Psychopathologie

Das meines Erachtens wichtigste Buch unter den Neuerscheinungen des Frühjahrs (nicht nur bei Carl-Auer) ist "Das System der Abweichungen. Eine Neubegründung der Psychopathologie" von Roland Schleiffer.


Ich kann nur hoffen, dass es in jeder psychiatrischen Fachzeitschrift besprochen wird. Denn nur so kann der Psychiatrie aus ihrer intellektuellen Beschränktheit heraus geholfen werden (obwohl ich Zweifel habe, dass ein Buch allein reicht - aber es könnte ein Anfang sein).


Das Problem der gegenwärtigen Psychiatrie und des Bio-Hypes, der durch die hübschen Bildchen von Scannern ausgelöst wurde, ist, dass die Phänomenbereiche "Organismus", "psychisches System" und "soziales System", die einer jeweils anderen Materialität zugerechnet werden müssen, ständig miteinander vermischt werden. Um eine Formulierung von Kurt Ludewig aufzunehmen: die "logische Buchführung" stimmt nicht. Psychische Phänomene können einfach nicht auf biologische Prozesse reduziert und zurück geführt werden. Und alle Symptome, die wir als Psychiater und Psychotherapeuten bei unseren Patienten wahrzunehmen meinen, sind erst einmal Phänomene, die dem Bereich der Kommunikation zuzurechnen sind. Ob sie dann als Resultat der Kommunikation und/oder der Kopplung von Kommunikation und biologischen und/oder psychischen Prozessen am besten zu erklären sind, ist eine zweite Frage.
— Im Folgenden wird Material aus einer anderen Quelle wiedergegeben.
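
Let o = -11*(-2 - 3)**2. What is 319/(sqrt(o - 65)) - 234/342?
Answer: -13/19 - 319*I*sqrt(85)/170 ≈ -0.68421 - 17.3*I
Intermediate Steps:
o = -275 (o = -11*(-5)**2 = -11*25 = -275)
319/(sqrt(o - 65)) - 234/342 = 319/(sqrt(-275 - 65)) - 234/342 = 319/(sqrt(-340)) - 234*1/342 = 319/((2*I*sqrt(85))) - 13/19 = 319*(-I*sqrt(85)/170) - 13/19 = -319*I*sqrt(85)/170 - 13/19 = -13/19 - 319*I*sqrt(85)/170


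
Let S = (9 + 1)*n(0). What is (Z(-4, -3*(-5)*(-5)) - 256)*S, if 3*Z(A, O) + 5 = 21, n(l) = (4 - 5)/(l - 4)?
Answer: -1880/3 ≈ -626.67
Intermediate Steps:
n(l) = -1/(-4 + l)
Z(A, O) = 16/3 (Z(A, O) = -5/3 + (1/3)*21 = -5/3 + 7 = 16/3)
S = 5/2 (S = (9 + 1)*(-1/(-4 + 0)) = 10*(-1/(-4)) = 10*(-1*(-1/4)) = 10*(1/4) = 5/2 ≈ 2.5000)
(Z(-4, -3*(-5)*(-5)) - 256)*S = (16/3 - 256)*(5/2) = -752/3*5/2 = -1880/3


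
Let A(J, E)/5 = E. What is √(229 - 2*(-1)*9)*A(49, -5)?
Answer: -25*√247 ≈ -392.91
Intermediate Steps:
A(J, E) = 5*E
√(229 - 2*(-1)*9)*A(49, -5) = √(229 - 2*(-1)*9)*(5*(-5)) = √(229 + 2*9)*(-25) = √(229 + 18)*(-25) = √247*(-25) = -25*√247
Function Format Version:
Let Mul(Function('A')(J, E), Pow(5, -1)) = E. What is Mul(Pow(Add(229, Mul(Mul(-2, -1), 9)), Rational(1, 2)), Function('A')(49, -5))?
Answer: Mul(-25, Pow(247, Rational(1, 2))) ≈ -392.91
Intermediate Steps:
Function('A')(J, E) = Mul(5, E)
Mul(Pow(Add(229, Mul(Mul(-2, -1), 9)), Rational(1, 2)), Function('A')(49, -5)) = Mul(Pow(Add(229, Mul(Mul(-2, -1), 9)), Rational(1, 2)), Mul(5, -5)) = Mul(Pow(Add(229, Mul(2, 9)), Rational(1, 2)), -25) = Mul(Pow(Add(229, 18), Rational(1, 2)), -25) = Mul(Pow(247, Rational(1, 2)), -25) = Mul(-25, Pow(247, Rational(1, 2)))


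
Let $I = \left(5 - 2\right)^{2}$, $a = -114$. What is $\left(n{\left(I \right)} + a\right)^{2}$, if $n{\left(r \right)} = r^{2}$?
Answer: $1089$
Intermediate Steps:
$I = 9$ ($I = 3^{2} = 9$)
$\left(n{\left(I \right)} + a\right)^{2} = \left(9^{2} - 114\right)^{2} = \left(81 - 114\right)^{2} = \left(-33\right)^{2} = 1089$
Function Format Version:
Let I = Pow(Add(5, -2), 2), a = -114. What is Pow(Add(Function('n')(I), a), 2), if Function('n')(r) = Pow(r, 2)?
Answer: 1089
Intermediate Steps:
I = 9 (I = Pow(3, 2) = 9)
Pow(Add(Function('n')(I), a), 2) = Pow(Add(Pow(9, 2), -114), 2) = Pow(Add(81, -114), 2) = Pow(-33, 2) = 1089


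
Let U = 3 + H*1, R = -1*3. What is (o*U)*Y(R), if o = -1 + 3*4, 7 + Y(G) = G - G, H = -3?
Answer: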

All dies sind prinzipielle Fragen, die im psychiatrischen Alltag wie auch in der Forschung viel zu wenig gestellt werden. Roland Schleiffer macht hier einen Anfang.


Es ist nur zu hoffen, dass viele Menschen dieses Buch lesen (und das sage ich nicht primär als Verleger, sondern als Psychiater, der mit seiner Profession und den ihr anvertrauten Menschen - manchmal wie ein Hund, angesichts der Beklopptheiten, die da passieren - leidet).